[58] Ibid., pp. 343, 346, 347.—Idem, Coronaciones, pp. 200, 202.—Antonio Perez, Relaciones, fol. 92.

Sempere cites the opinion of an ancient canonist, Canellas, bishop of Huesca, as conclusive against the existence of the vast powers imputed by later commentators to the Justicia. (Histoire des Cortès, chap. 19.) The vague, rhapsodical tone of the extract shows it to be altogether undeserving of the emphasis laid on it; not to add, that it was written more than a century before the period, when the Justicia possessed the influence or the legal authority claimed for him by Aragonese writers,—by Blancas, in particular, from whom Sempere borrowed the passage at second hand.

[59] The law alluded to runs thus: "Ne quid autem damni detrimentive leges aut libertates nostrae patiantur, judex quidam medius adesto, ad quem a Rege provocare, si aliquem laeserit, injuriasque arcere si quas forsan Reipub. intulerit, jus fasque esto." Blancas, Commentarii, p. 26.

[60] Such instances may he found in Zurita, Anales, tom. ii. fol. 385, 414.—Blancas, Commentarii, pp. 199, 202-206, 214, 225.—When Ximenes Cerdan, the independent Justice of John I., removed certain citizens from the prison, in which they had been unlawfully confined by the king, in defiance equally of that officer's importunities and menaces, the inhabitants of Saragossa, says Abarca, came out in a body to receive him on his return to the city, and greeted him as the defender of their ancient and natural liberties. (Reyes de Aragon, tom. i. fol. 155.) So openly did the Aragonese support their magistrate in the boldest exercise of his authority.

[61] This occurred once under Peter III., and twice under Alfonso V. (Zurita, Anales, tom. iii. fol. 255.—Blancas, Commentarii, pp. 174, 489, 499.) The Justice was appointed by the king.

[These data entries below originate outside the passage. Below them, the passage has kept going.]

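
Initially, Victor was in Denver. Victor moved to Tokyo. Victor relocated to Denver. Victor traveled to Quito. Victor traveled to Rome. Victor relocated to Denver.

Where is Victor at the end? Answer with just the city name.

Tracking Victor's location:
Start: Victor is in Denver.
After move 1: Denver -> Tokyo. Victor is in Tokyo.
After move 2: Tokyo -> Denver. Victor is in Denver.
After move 3: Denver -> Quito. Victor is in Quito.
After move 4: Quito -> Rome. Victor is in Rome.
After move 5: Rome -> Denver. Victor is in Denver.

Answer: Denver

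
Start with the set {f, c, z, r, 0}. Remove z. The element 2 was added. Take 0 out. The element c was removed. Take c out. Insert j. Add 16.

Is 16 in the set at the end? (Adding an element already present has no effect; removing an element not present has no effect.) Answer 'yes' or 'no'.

Answer: yes

Derivation:
Tracking the set through each operation:
Start: {0, c, f, r, z}
Event 1 (remove z): removed. Set: {0, c, f, r}
Event 2 (add 2): added. Set: {0, 2, c, f, r}
Event 3 (remove 0): removed. Set: {2, c, f, r}
Event 4 (remove c): removed. Set: {2, f, r}
Event 5 (remove c): not present, no change. Set: {2, f, r}
Event 6 (add j): added. Set: {2, f, j, r}
Event 7 (add 16): added. Set: {16, 2, f, j, r}

Final set: {16, 2, f, j, r} (size 5)
16 is in the final set.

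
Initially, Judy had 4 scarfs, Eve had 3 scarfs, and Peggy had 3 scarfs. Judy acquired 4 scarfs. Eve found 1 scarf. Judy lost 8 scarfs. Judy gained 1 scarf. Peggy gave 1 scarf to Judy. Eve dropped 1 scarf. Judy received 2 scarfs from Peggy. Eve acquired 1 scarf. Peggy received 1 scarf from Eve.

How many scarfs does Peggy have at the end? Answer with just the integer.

Tracking counts step by step:
Start: Judy=4, Eve=3, Peggy=3
Event 1 (Judy +4): Judy: 4 -> 8. State: Judy=8, Eve=3, Peggy=3
Event 2 (Eve +1): Eve: 3 -> 4. State: Judy=8, Eve=4, Peggy=3
Event 3 (Judy -8): Judy: 8 -> 0. State: Judy=0, Eve=4, Peggy=3
Event 4 (Judy +1): Judy: 0 -> 1. State: Judy=1, Eve=4, Peggy=3
Event 5 (Peggy -> Judy, 1): Peggy: 3 -> 2, Judy: 1 -> 2. State: Judy=2, Eve=4, Peggy=2
Event 6 (Eve -1): Eve: 4 -> 3. State: Judy=2, Eve=3, Peggy=2
Event 7 (Peggy -> Judy, 2): Peggy: 2 -> 0, Judy: 2 -> 4. State: Judy=4, Eve=3, Peggy=0
Event 8 (Eve +1): Eve: 3 -> 4. State: Judy=4, Eve=4, Peggy=0
Event 9 (Eve -> Peggy, 1): Eve: 4 -> 3, Peggy: 0 -> 1. State: Judy=4, Eve=3, Peggy=1

Peggy's final count: 1

Answer: 1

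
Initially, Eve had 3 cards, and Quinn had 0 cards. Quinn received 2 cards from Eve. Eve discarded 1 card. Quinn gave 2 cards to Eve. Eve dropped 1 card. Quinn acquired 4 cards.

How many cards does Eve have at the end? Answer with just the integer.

Tracking counts step by step:
Start: Eve=3, Quinn=0
Event 1 (Eve -> Quinn, 2): Eve: 3 -> 1, Quinn: 0 -> 2. State: Eve=1, Quinn=2
Event 2 (Eve -1): Eve: 1 -> 0. State: Eve=0, Quinn=2
Event 3 (Quinn -> Eve, 2): Quinn: 2 -> 0, Eve: 0 -> 2. State: Eve=2, Quinn=0
Event 4 (Eve -1): Eve: 2 -> 1. State: Eve=1, Quinn=0
Event 5 (Quinn +4): Quinn: 0 -> 4. State: Eve=1, Quinn=4

Eve's final count: 1

Answer: 1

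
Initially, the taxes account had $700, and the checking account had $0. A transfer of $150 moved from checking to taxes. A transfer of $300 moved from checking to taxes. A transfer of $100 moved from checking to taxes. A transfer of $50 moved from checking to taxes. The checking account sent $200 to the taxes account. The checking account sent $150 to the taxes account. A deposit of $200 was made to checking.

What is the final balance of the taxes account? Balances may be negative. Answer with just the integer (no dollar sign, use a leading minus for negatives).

Answer: 1650

Derivation:
Tracking account balances step by step:
Start: taxes=700, checking=0
Event 1 (transfer 150 checking -> taxes): checking: 0 - 150 = -150, taxes: 700 + 150 = 850. Balances: taxes=850, checking=-150
Event 2 (transfer 300 checking -> taxes): checking: -150 - 300 = -450, taxes: 850 + 300 = 1150. Balances: taxes=1150, checking=-450
Event 3 (transfer 100 checking -> taxes): checking: -450 - 100 = -550, taxes: 1150 + 100 = 1250. Balances: taxes=1250, checking=-550
Event 4 (transfer 50 checking -> taxes): checking: -550 - 50 = -600, taxes: 1250 + 50 = 1300. Balances: taxes=1300, checking=-600
Event 5 (transfer 200 checking -> taxes): checking: -600 - 200 = -800, taxes: 1300 + 200 = 1500. Balances: taxes=1500, checking=-800
Event 6 (transfer 150 checking -> taxes): checking: -800 - 150 = -950, taxes: 1500 + 150 = 1650. Balances: taxes=1650, checking=-950
Event 7 (deposit 200 to checking): checking: -950 + 200 = -750. Balances: taxes=1650, checking=-750

Final balance of taxes: 1650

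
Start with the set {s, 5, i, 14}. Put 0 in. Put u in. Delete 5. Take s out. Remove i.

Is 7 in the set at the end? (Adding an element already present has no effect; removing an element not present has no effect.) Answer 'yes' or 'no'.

Answer: no

Derivation:
Tracking the set through each operation:
Start: {14, 5, i, s}
Event 1 (add 0): added. Set: {0, 14, 5, i, s}
Event 2 (add u): added. Set: {0, 14, 5, i, s, u}
Event 3 (remove 5): removed. Set: {0, 14, i, s, u}
Event 4 (remove s): removed. Set: {0, 14, i, u}
Event 5 (remove i): removed. Set: {0, 14, u}

Final set: {0, 14, u} (size 3)
7 is NOT in the final set.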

[62] Fueros y Observancias, tom. i. fol. 22.

[63] Ibid., tom. i. fol. 25.

[64] Ibid., tom. i. lib. 3, tit. Forum Inquisitionis Officii Just. Arag., and tom. ii. fol. 37-41.—Blancas, Commentarii, pp. 391-399.

The examination was conducted in the first instance before a court of four inquisitors, as they were termed; who, after a patient hearing of both sides, reported the result of their examination to a council of seventeen, chosen like them from the cortes, from whose decision there was no appeal. No lawyer was admitted into this council, lest the law might be distorted by verbal quibbles, says Blancas. The council, however, was allowed the advice of two of the profession. They voted by ballot, and the majority decided. Such, after various modifications, were the regulations ultimately adopted in 1461, or rather 1467. Robertson appears to have confounded the council of seventeen with the court of inquisition. See his History of Charles V., vol. i. note 31.

[65] Probably no nation of the period would have displayed a temperance similar to that exhibited by the Aragonese at the beginning of the fifteenth century, in 1412; when the people, having been split into factions by a contested succession, agreed to refer the dispute to a committee of judges, elected equally from the three great provinces of the kingdom; who, after an examination conducted with all the forms of law, and on the same equitable principles as would have guided the determination of a private suit, delivered an opinion, which was received as obligatory on the whole nation.